Ricardo Oliveira lembra que o resgate da figura de Borba Gato foi fruto de um movimento revisionista do fim da década de 1920, quando se buscava personalidades paulistas, em um contexto em que havia novas disputas regionais. 

"Manuel Borba Gato foi o chefe dos paulistas na Guerra dos Emboabas, travada em Minas Gerais. Foi uma guerra local, regional, e Borba Gato representava o nativismo, o regionalismo paulista. 

Debate

O cientista político Fernando Schuler, colunista da BandNews FM, destaca que o País, o Estado e a cidade de São Paulo têm arenas constituídas para essa discussão. 

Segundo ele, independentemente da motivação do protesto que incendiou a estátua de Borba Gato, o debate sobre manter o monumento deve ser feita por meio dos mecanismos democráticos. 

“Tem o Conselho do Patrimônio Histórico, tem a Câmara de Vereadores, as secretarias e procedimentos para tomada de decisões sobre qualquer movimento, não importa.
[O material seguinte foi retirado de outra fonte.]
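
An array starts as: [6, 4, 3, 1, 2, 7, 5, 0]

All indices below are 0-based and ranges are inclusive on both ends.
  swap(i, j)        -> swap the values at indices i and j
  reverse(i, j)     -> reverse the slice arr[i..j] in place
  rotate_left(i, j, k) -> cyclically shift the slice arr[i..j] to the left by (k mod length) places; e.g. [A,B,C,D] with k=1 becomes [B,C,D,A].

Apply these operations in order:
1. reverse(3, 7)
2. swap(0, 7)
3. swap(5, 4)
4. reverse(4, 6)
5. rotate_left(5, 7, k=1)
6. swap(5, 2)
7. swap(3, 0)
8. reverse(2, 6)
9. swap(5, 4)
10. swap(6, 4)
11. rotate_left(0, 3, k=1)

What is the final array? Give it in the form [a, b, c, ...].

After 1 (reverse(3, 7)): [6, 4, 3, 0, 5, 7, 2, 1]
After 2 (swap(0, 7)): [1, 4, 3, 0, 5, 7, 2, 6]
After 3 (swap(5, 4)): [1, 4, 3, 0, 7, 5, 2, 6]
After 4 (reverse(4, 6)): [1, 4, 3, 0, 2, 5, 7, 6]
After 5 (rotate_left(5, 7, k=1)): [1, 4, 3, 0, 2, 7, 6, 5]
After 6 (swap(5, 2)): [1, 4, 7, 0, 2, 3, 6, 5]
After 7 (swap(3, 0)): [0, 4, 7, 1, 2, 3, 6, 5]
After 8 (reverse(2, 6)): [0, 4, 6, 3, 2, 1, 7, 5]
After 9 (swap(5, 4)): [0, 4, 6, 3, 1, 2, 7, 5]
After 10 (swap(6, 4)): [0, 4, 6, 3, 7, 2, 1, 5]
After 11 (rotate_left(0, 3, k=1)): [4, 6, 3, 0, 7, 2, 1, 5]

Answer: [4, 6, 3, 0, 7, 2, 1, 5]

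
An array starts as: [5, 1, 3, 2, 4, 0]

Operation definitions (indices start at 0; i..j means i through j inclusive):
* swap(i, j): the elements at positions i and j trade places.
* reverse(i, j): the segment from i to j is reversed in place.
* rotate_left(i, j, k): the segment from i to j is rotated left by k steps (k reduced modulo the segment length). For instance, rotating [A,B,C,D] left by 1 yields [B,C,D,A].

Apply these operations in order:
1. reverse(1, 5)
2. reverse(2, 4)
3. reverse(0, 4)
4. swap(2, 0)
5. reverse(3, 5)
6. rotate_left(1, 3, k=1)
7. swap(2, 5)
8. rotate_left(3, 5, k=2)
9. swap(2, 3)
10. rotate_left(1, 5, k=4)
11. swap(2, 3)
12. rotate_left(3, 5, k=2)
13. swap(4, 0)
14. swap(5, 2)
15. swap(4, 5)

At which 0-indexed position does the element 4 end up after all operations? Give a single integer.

After 1 (reverse(1, 5)): [5, 0, 4, 2, 3, 1]
After 2 (reverse(2, 4)): [5, 0, 3, 2, 4, 1]
After 3 (reverse(0, 4)): [4, 2, 3, 0, 5, 1]
After 4 (swap(2, 0)): [3, 2, 4, 0, 5, 1]
After 5 (reverse(3, 5)): [3, 2, 4, 1, 5, 0]
After 6 (rotate_left(1, 3, k=1)): [3, 4, 1, 2, 5, 0]
After 7 (swap(2, 5)): [3, 4, 0, 2, 5, 1]
After 8 (rotate_left(3, 5, k=2)): [3, 4, 0, 1, 2, 5]
After 9 (swap(2, 3)): [3, 4, 1, 0, 2, 5]
After 10 (rotate_left(1, 5, k=4)): [3, 5, 4, 1, 0, 2]
After 11 (swap(2, 3)): [3, 5, 1, 4, 0, 2]
After 12 (rotate_left(3, 5, k=2)): [3, 5, 1, 2, 4, 0]
After 13 (swap(4, 0)): [4, 5, 1, 2, 3, 0]
After 14 (swap(5, 2)): [4, 5, 0, 2, 3, 1]
After 15 (swap(4, 5)): [4, 5, 0, 2, 1, 3]

Answer: 0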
Se nós aceitarmos a ideia de qualquer grupo tomar a decisão por contra própria de derrubarem esse ou aquele monumento, vamos transformar a cidade numa guerra. A democracia foi criada exatamente para evitar a violência”, explica. 

Um grupo denominado Revolução Periférica assumiu a autoria do ato e publicou nas redes sociais imagens do ataque.

Ato

A jornalista Aline Felix, que passava pela região da estátua no sábado (24), conta que viu um caminhão parar ao lado do monumento, quando o grupo de dez a 15 pessoas descarregava pneus para iniciar o incêndio. 

“Estavam todos de roupa preta e com máscara. Aí escutei o rapaz falando ‘a gente não vai machucar ninguém. A gente só quer derrubar’. E eu não entendi o que eles queriam derrubar”, conta. 

O caminhão, que estaria com a placa adulterada, já havia saído quando a polícia chegou. 

Nesse momento, o grupo passou a ser perseguido por policiais militares em motocicletas, mas conseguiu fugir. 

Prisão

Nesse domingo (25), a Polícia Civil identificou o caminhão, mesmo com a placa coberta, e prendeu um suspeito de participação no ato.

Após a prisão, a Justiça de São Paulo concedeu liberdade provisória ao suspeito detido.

A juíza Eva Lobo Jorge revogou a prisão em flagrante por considerar que os atos "não foram praticados com violência ou grave ameaça".

O homem, no entanto, não pode deixar a cidade ou mudar de endereço.

Já o prefeito de São Paulo, Ricardo Nunes (MDB), disse que um empresário vai doar o valor necessário para restaurar a estátua do Borba Gato.